At the midway point of 2018, 11 people have died of opiate-related deaths in Franklin County, which is two less than this time last year and less than half the number in neighboring counties.
According to numbers just released to The Missourian from the county medical examiner, eight of the 11 deaths have been from fentanyl and the additional three were from either heroin or morphine.
The largest spike for both substances was in February and all 11 deaths were ruled accidental.
Seven of the victims were white males, three of the remaining deaths were white females and one death was a black female.
The ages of the victims ranged from 16 to 59, with the majority of the deaths in the 20 to 29 age group.
At this same time last year, there had been 13 opiate-related deaths in Franklin County, leading to 24 total deaths for the year.

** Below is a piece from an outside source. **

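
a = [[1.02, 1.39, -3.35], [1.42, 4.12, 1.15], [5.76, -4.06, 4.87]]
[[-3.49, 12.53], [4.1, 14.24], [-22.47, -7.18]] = a @ [[-3.27, 2.40],[1.89, 3.11],[0.83, -1.72]]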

At the midway point of 2017, nine fentanyl-related deaths were recorded — nine males and two females. All of the victims were white and eight of the deaths were ruled accidental, with one undetermined.
The dominant age groups of the fentanyl deaths at this point last year were 30 to 39 and 50 to 59 years of age.
In addition to fentanyl, heroin, morphine and other opiates had killed four people in Franklin County by July 1, 2017. All of those victims were white males ranging in age from 20 to 59.
Three of the deaths were ruled accidental and one was undetermined.
St. Charles County
Neighboring St. Charles County has already recorded 33 opiate-related deaths as of July 1 this year.
Twenty-two of the deaths were the result of fentanyl use with 21 ruled as accidental and one as suicide.
Of the fentanyl specific deaths, nine victims were males and two were females in the dominant age range of 30 to 39. All of the victims were white.
Eleven additional opiate, heroin and morphine fatalities were recorded by the county medical examiner.
Of those, all victims were white and all were accidental.
The victims were nine males and two females, and the majority of the deaths were in the 30 to 39 age range.
In Jefferson County, 30 people have lost their lives as a result of opiates in the first half of 2018.
Again fentanyl was the top killer claiming 19 victims.
All of the deaths were ruled accidental, and the majority of the victims were white and in the 30 to 39 age range.
There were 14 males, who died and five females.
Opiates, morphine and heroin took another 11 lives in Jefferson County in the past six months. Seven of the victims have been white males and four were white females.
The majority of the victims were in the 30 to 39 age range and all of the deaths have been ruled accidental.
In 2016, opiates were responsible for the deaths of 37 people in Franklin County.
That number dropped significantly in 2017 with the total deaths only reaching 24.
Statewide, the Missouri Department of Health and Senior Services (DHSS) released a report last week showing a 4.7 percent decrease in opiate-related deaths between 2017 and 2016.
In total, there were 951 opioid deaths in Missouri in 2017, with 298 heroin deaths and 653 opioid deaths that were non-heroin.
In 2016, there were 908 opioid- or heroin-related deaths in the state, a 35 percent increase over 2015’s number of 672.